Judith Selig aus Wonfurt und ihr Freund Florian Schlagintweit aus Starnberg sind glücklich und stolz. Die beiden Astrophysikstudenten haben mit fünf Studienkollegen und ihrem Professor, dem aus dem Fernsehen bekannten Harald Lesch, ein Buch geschrieben, das an Aktualität kaum zu überbieten ist. „Die Entdeckung des Higgs-Teilchens – Oder wie das Universum seine Masse bekam“ ist kurz nach der Verleihung des Nobelpreises für Peter Higgs und François Englert erschienen.

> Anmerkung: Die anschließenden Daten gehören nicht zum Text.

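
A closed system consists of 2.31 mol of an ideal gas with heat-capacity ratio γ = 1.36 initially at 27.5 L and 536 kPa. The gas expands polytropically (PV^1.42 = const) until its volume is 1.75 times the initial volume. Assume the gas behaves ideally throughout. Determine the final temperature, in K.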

„In dem Buch geht es darum, Verständnis für das Higgs-Teilchen zu wecken, ohne das das Universum keine Masse haben würde“, erzählt Judith Selig, die seit 2009 Astrophysik studiert. „Außerdem haben wir das verzweifelt gesuchte, gottverdammte Teilchen, das in den Medien zum Gottesteilchen avancierte, aus verschiedenen Blickwinkeln betrachtet.“
Nie hätten Judith Selig und ihre Kommilitonen gedacht, dass sie zu Co-Autoren des bekannten Professors für Theoretische Astrophysik am Institut für Astronomie und Astrophysik der Universität München, Harald Lesch, werden würden. Die 23-Jährige, die sich seit ihrer Kindheit für Sterne, Planeten und den Weltraum interessierte, hatte Harald Lesch schon aus der Fernsehsendung „alpha-Centauri“ gekannt. „Er war mit ein Grund für mich, Astrophysik zu studieren“, berichtet sie. Dass er in ihrem Bachelor-Physikstudium Vorlesungen in Astrophysik gab, hat sie sehr gefreut. „Er ist so, wie man ihn aus dem Fernsehen kennt: total nett und immer bemüht, Wissenschaftliches so verständlich wie möglich zu formulieren.“ Ihr Freund Florian Schlagintweit hatte erst Maschinenbau studiert und war dann zur Physik gewechselt. „Damals kannte ich Harald Lesch nicht“, gibt er zu. „Doch seit der ersten Vorlesung bei ihm bin ich Feuer und Flamme für die Astrophysik.“
Eines Tages wurde Harald Lesch gebeten, ein Buch über Verschwörungstheorien zu schreiben. Als er seine Studenten fragte, ob sie sich beteiligen wollten, meldeten sich 20 Personen, darunter Judith Selig und ihr Freund. Doch bei näherer Recherche stellte sich heraus, dass das bisherige Repertoire des Verlages nicht im Bereich der Wissenschaft lag und das Thema ausgereizt war.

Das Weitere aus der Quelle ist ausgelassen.